Is it going to rain in Orange County today? A weather blog by two UC Irvine graduate students can tell you and explain the science behind it.

“We want our readers to learn more about what’s going on outside – not just whether they should bring an umbrella to work,” says Mike Tosca, Earth system science doctoral student and co-creator of the blog, www.sprinklersornot.com.

He and colleague Scott Capps started the site in 2007 after noting a need for weather reports specific to Orange County. Radio and TV forecasts tend to be L.A.-centric. The National Weather Service’s San Diego office issues general information for this area but doesn’t go into detail.

Tosca and Capps base their predictions on the same data used by NWS personnel: satellite images from the National Oceanic & Atmospheric Administration and computer model results. Forecasts posted to the blog are more robust and specialized for Orange County, Tosca says.

“Forecasting is part science and part art form,” he says. “It’s what you think will happen based on what has happened before. Focusing only on Orange County allows us to be more precise than weather agencies that forecast for much larger regions.”

Adds Capps: “We have a pretty good idea of how the atmosphere works, and we know the area very well. All the same, we’re trying to predict chaos, so every once in a while Mother Nature will throw us a curve ball.”
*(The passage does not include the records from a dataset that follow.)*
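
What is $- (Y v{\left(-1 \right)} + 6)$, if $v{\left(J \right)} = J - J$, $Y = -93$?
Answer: $-6$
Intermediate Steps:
$v{\left(J \right)} = 0$
$- (Y v{\left(-1 \right)} + 6) = - (\left(-93\right) 0 + 6) = - (0 + 6) = \left(-1\right) 6 = -6$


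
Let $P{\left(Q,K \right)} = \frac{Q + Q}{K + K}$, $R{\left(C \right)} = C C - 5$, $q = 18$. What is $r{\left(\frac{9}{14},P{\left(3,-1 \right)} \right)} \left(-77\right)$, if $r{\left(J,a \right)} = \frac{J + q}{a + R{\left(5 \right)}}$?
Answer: $- \frac{2871}{34} \approx -84.441$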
Blog topics range from rain and what causes it to temperature fluctuations, types of wind – including Santa Anas – and weather anomalies.

Entries also address weather-related events. A few weeks after the blog debuted, wildfires broke out across Orange County. Tosca and Capps forecast the dry conditions and predicted which direction smoke plumes would drift. Readership skyrocketed from about 125 hits a day to 700.
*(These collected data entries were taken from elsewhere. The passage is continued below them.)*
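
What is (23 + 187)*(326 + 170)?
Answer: 104160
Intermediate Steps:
(23 + 187)*(326 + 170) = 210*496 = 104160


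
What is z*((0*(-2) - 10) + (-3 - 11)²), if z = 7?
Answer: 1302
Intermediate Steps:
z*((0*(-2) - 10) + (-3 - 11)²) = 7*((0*(-2) - 10) + (-3 - 11)²) = 7*((0 - 10) + (-14)²) = 7*(-10 + 196) = 7*186 = 1302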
“Our blog covered the fires, and people benefited from it,” Capps says.

For both scientists, the interest in weather began in childhood.

Tosca, originally from Connecticut, would graph the height of snow while other kids played in it. “We had very exciting weather – blizzards and hail and heat waves and thunderstorms,” he recalls.

Capps, who grew up in California, was fascinated by rain and clouds. His “toys” included thermometers and wind vanes. “I had to go measure the weather and make observations,” he says.

Today, they complement each other. Capps is focused on specifics, like the exact time frame during which it will rain and to-the-degree temperature predictions. Tosca prefers to look at the broader picture, such as when the next big weather event will occur.

“Scott is into the fine details,” he says. “I gravitate toward epic and catastrophic conditions.”

In the future, Tosca – who studies the long-term, climate-changing effects of fire under UCI Earth system scientists Charles Zender and James Randerson – wants to help shape environmental policy.

Capps got his doctorate from UCI last year and now is a postdoctoral researcher at UCLA specializing in global wind and solar energy.

But their collaboration continues. Says Tosca: “People in Southern California don’t seek to understand the science behind the weather. Our blog intends to change that mentality.”